With the uptake among retailers increasing, digital agency Salmon, which is owned by marketing firm WPP, has predicted 2015 will signal an even more competitive and juicy day for retailers that get their strategies in order.
Problems documented on the day in 2014 included site outages, pages crashing, poor browsing speeds and some retailers even enforced a queuing process, which simply resulted in consumers taking their business elsewhere – a notable wake-up call for companies to be ready this time.
We’ve had huge demand for #BlackFriday and know some of you may have problems accessing our site. We’re doing everything we can to resolve this, and thank you for your patience.
As Salmon’s CTO Glen Burson put it: “Black Friday’s surge in sales in November 2014 threw traditional British pre-Christmas shopping habits into disarray. Shoppers, lured to online retailers with significantly discounted flash promotions, spent an estimated £810m online in a single day ) almost 50 per cent more than industry experts had predicted.”
Strictly speaking, the ethos of Black Friday isn’t contained to just one day. Some deals continue across the weekend, while Cyber Monday follows three days later and is generally expected to be the busiest online shopping day. Salmon’s data revealed that sales grew, but at a smaller rate.
With that in mind, Black Friday 2015 is expected to set a new milestone for British ecommerce.
“We believe that demand will start to surge before Friday 27 November as shoppers come online early to search for bargains,” added Burson.

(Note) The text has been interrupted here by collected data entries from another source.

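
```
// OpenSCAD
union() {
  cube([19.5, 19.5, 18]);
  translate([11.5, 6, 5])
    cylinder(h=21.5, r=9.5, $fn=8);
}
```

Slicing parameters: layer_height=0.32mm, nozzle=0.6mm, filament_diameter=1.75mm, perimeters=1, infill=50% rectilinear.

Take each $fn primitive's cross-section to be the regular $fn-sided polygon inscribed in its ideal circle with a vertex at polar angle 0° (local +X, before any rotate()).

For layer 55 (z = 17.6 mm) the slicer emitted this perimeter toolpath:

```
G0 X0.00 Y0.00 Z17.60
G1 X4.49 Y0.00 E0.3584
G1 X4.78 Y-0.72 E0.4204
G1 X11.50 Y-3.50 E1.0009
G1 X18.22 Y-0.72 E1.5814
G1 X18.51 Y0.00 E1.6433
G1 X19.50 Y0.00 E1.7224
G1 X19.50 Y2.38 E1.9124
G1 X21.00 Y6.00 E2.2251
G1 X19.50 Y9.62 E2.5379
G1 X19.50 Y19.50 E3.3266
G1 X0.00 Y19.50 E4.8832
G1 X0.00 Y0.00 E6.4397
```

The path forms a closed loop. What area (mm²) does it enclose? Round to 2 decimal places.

414.25 mm²

Apply the shoelace formula to the sequence of (X, Y) vertices; enclosed area = 414.25 mm².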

“At Salmon we predict that in 2015 the frenzy of Black Friday, heightened by national press coverage, will lead to the first £1bn online shopping day in the UK.”
Based on the results experienced by Salmon’s clients, which include firms such as Argos, Audi UK, Halfords, Morrisons, Sainsbury’s and Selfridges, traffic will begin to pick up from 7am to 9am ahead, and at the start, of the working day.
The spike tailed off by 30 per cent by the time 3pm rolled around, but sales then surged once more at 5pm when the working day was over, continuing into the night.
Burson detailed: “Overall we saw an average fourfold increase in traffic for Black Friday compared with other days in the Christmas Shopping period but interestingly a higher completion rate of orders, which may indicate that Black Friday shoppers were more ready and waiting to make an order due to both advanced publicity and the fact that many bargains were available on Black Friday only.”
Ahead of the day, companies planning to embrace Black Friday should have team members agree to certain rules to follow, including:
- Know roles and responsibilities
- Ensure systems are operational
- Communicate with each other
- React quickly to issues
- Prepare for shift handover
According to Salmon: “A key element of peak planning is a pre-defined set of processes and communications. One way to think of peak is as a crisis that you know will happen in advance.”
To contextualise the power of digital further, pizza business Domino’s generated sales of £200m in Q3 and mobile orders were a key factor to hit the milestone.
For Black Friday, just think of your customers as hungry pizza lovers and you the delivery boy, and you should be fine.